John Pinch (1769–1827) was an architect working mainly in the city of Bath, England. He was surveyor to the Pulteney and Darlington estate and responsible for many of the later Georgian buildings in Bath, especially in Bathwick.

==Biography==
John Pinch was born at Callington, Cornwall, where he was christened on 4 January 1769. He started as an architect and builder in the 1790s. He was assistant to Thomas Baldwin as surveyor to the Pulteney estate and succeeded him as surveyor after Baldwin's bankruptcy in 1793; when the estate passed into the ownership of the Earl of Darlington he retained his position. Pinch married Martha Cleave (1772–1830) on Christmas Eve, 1792, at St Mellion, Cornwall. He died on 11 March 1827 in Bath and is buried at St Mary's Churchyard, Bathwick.

His son, John Pinch the Younger, was also an architect and surveyor to the Pulteney and Darlington Estate. His daughter, Celia Pinch, married the silversmith William Holme Twentyman on Mauritius.

==Works==
Pinch's earliest identified work is Babington House in Babington, Somerset, which was built in 1790. A few years later he completed Northampton Street in Bath which had been started by Thomas Baldwin, and was completed by George Phillips Manners.

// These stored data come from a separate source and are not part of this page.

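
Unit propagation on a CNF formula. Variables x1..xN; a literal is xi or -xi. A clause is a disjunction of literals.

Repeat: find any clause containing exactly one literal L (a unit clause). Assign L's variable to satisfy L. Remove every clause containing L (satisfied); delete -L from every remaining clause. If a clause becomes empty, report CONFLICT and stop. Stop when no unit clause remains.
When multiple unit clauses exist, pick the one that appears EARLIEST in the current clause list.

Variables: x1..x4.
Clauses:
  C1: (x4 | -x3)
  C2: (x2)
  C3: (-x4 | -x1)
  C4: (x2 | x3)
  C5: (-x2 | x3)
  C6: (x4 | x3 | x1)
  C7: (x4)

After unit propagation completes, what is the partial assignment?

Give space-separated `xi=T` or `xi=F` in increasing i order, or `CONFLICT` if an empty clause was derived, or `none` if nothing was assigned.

Answer: x1=F x2=T x3=T x4=T

Derivation:
unit clause [2] forces x2=T; simplify:
  drop -2 from [-2, 3] -> [3]
  satisfied 2 clause(s); 5 remain; assigned so far: [2]
unit clause [3] forces x3=T; simplify:
  drop -3 from [4, -3] -> [4]
  satisfied 2 clause(s); 3 remain; assigned so far: [2, 3]
unit clause [4] forces x4=T; simplify:
  drop -4 from [-4, -1] -> [-1]
  satisfied 2 clause(s); 1 remain; assigned so far: [2, 3, 4]
unit clause [-1] forces x1=F; simplify:
  satisfied 1 clause(s); 0 remain; assigned so far: [1, 2, 3, 4]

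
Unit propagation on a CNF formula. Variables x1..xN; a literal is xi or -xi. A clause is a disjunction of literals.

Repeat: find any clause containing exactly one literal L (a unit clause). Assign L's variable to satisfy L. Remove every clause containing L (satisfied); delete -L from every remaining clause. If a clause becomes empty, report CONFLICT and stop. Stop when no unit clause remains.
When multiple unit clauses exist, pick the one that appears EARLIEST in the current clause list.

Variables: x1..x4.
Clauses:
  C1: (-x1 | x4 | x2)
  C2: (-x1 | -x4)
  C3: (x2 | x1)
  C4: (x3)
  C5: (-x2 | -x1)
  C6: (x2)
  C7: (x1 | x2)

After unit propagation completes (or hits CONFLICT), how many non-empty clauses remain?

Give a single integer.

Answer: 0

Derivation:
unit clause [3] forces x3=T; simplify:
  satisfied 1 clause(s); 6 remain; assigned so far: [3]
unit clause [2] forces x2=T; simplify:
  drop -2 from [-2, -1] -> [-1]
  satisfied 4 clause(s); 2 remain; assigned so far: [2, 3]
unit clause [-1] forces x1=F; simplify:
  satisfied 2 clause(s); 0 remain; assigned so far: [1, 2, 3]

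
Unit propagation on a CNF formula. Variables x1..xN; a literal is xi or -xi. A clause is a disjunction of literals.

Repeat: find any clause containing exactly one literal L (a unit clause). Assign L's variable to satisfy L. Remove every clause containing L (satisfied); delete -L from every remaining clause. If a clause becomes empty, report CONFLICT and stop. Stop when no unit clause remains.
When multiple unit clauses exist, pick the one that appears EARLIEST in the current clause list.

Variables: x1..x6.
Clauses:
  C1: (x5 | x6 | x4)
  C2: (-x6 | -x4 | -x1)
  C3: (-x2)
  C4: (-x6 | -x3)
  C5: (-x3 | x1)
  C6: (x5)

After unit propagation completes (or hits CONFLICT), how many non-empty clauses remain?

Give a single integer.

unit clause [-2] forces x2=F; simplify:
  satisfied 1 clause(s); 5 remain; assigned so far: [2]
unit clause [5] forces x5=T; simplify:
  satisfied 2 clause(s); 3 remain; assigned so far: [2, 5]

Answer: 3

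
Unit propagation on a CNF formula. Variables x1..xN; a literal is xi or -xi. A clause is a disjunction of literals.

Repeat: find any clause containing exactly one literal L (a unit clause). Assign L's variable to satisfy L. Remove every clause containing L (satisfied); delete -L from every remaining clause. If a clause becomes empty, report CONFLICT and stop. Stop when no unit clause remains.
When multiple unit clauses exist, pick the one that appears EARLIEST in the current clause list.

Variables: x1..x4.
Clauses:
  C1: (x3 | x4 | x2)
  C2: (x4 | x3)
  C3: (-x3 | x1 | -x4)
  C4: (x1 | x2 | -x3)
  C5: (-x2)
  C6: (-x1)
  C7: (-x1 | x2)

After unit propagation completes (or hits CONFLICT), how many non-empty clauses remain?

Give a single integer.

unit clause [-2] forces x2=F; simplify:
  drop 2 from [3, 4, 2] -> [3, 4]
  drop 2 from [1, 2, -3] -> [1, -3]
  drop 2 from [-1, 2] -> [-1]
  satisfied 1 clause(s); 6 remain; assigned so far: [2]
unit clause [-1] forces x1=F; simplify:
  drop 1 from [-3, 1, -4] -> [-3, -4]
  drop 1 from [1, -3] -> [-3]
  satisfied 2 clause(s); 4 remain; assigned so far: [1, 2]
unit clause [-3] forces x3=F; simplify:
  drop 3 from [3, 4] -> [4]
  drop 3 from [4, 3] -> [4]
  satisfied 2 clause(s); 2 remain; assigned so far: [1, 2, 3]
unit clause [4] forces x4=T; simplify:
  satisfied 2 clause(s); 0 remain; assigned so far: [1, 2, 3, 4]

Answer: 0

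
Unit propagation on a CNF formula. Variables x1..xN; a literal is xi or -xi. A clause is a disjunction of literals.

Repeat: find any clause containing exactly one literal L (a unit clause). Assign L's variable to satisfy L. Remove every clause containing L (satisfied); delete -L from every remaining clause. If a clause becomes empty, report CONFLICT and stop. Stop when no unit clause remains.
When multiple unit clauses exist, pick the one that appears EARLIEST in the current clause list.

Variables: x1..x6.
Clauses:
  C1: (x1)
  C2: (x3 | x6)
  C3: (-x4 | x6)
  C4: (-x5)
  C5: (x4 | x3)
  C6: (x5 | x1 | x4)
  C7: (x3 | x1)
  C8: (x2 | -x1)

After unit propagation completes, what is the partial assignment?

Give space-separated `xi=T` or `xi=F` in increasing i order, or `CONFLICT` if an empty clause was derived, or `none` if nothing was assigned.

unit clause [1] forces x1=T; simplify:
  drop -1 from [2, -1] -> [2]
  satisfied 3 clause(s); 5 remain; assigned so far: [1]
unit clause [-5] forces x5=F; simplify:
  satisfied 1 clause(s); 4 remain; assigned so far: [1, 5]
unit clause [2] forces x2=T; simplify:
  satisfied 1 clause(s); 3 remain; assigned so far: [1, 2, 5]

Answer: x1=T x2=T x5=F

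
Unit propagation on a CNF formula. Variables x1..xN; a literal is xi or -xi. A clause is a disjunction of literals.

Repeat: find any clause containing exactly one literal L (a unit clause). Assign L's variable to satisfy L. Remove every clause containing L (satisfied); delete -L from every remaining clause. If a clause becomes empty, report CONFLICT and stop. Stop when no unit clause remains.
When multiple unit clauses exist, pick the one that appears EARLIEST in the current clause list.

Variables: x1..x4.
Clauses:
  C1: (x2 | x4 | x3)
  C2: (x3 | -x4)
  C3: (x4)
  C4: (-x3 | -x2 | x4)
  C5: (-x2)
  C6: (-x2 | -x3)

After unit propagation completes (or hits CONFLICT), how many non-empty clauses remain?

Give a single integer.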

New commissions included Rockfield House in Nunney (1805) and various properties in Bath, including New Sydney Place (1807); and in Bathwick, Daniel Street (1810) and Raby Place (1825).

Norfolk Crescent in Bath was started around 1793 by John Palmer and continued about 1820 by Pinch. A similar completion of Palmer's designs was Nelson Place.

Pinch also has his own projects in Bath including, between 1808 and 1815, Cavendish Place, Cavendish Crescent (1817–1830), Sion Hill Place (1817–1820), Cleveland Pools (c.1814), St Mary's Church, Bathwick (1817–1820), Spa Villa, Bathwick Hill (1820), Prior Park Buildings, a terrace of 19 houses off Prior Park Road, built from 1820, St. Michael's Church, Twerton (1824) and the Royal United Hospital (now Gainsborough Hotel) in Beau Street, Bath (1824–1826).

Outside Bath he worked in Wiltshire on St Lawrence's Church in Hungerford (1814–1816), Corsley House, Corsley (1814), Bishopstrow House (1817–1821) and the mausoleum for Richard Colt Hoare at St Peter's Church in Stourton (1819). He is also tentatively credited with extensions and alterations to Babington House near Frome in around 1790.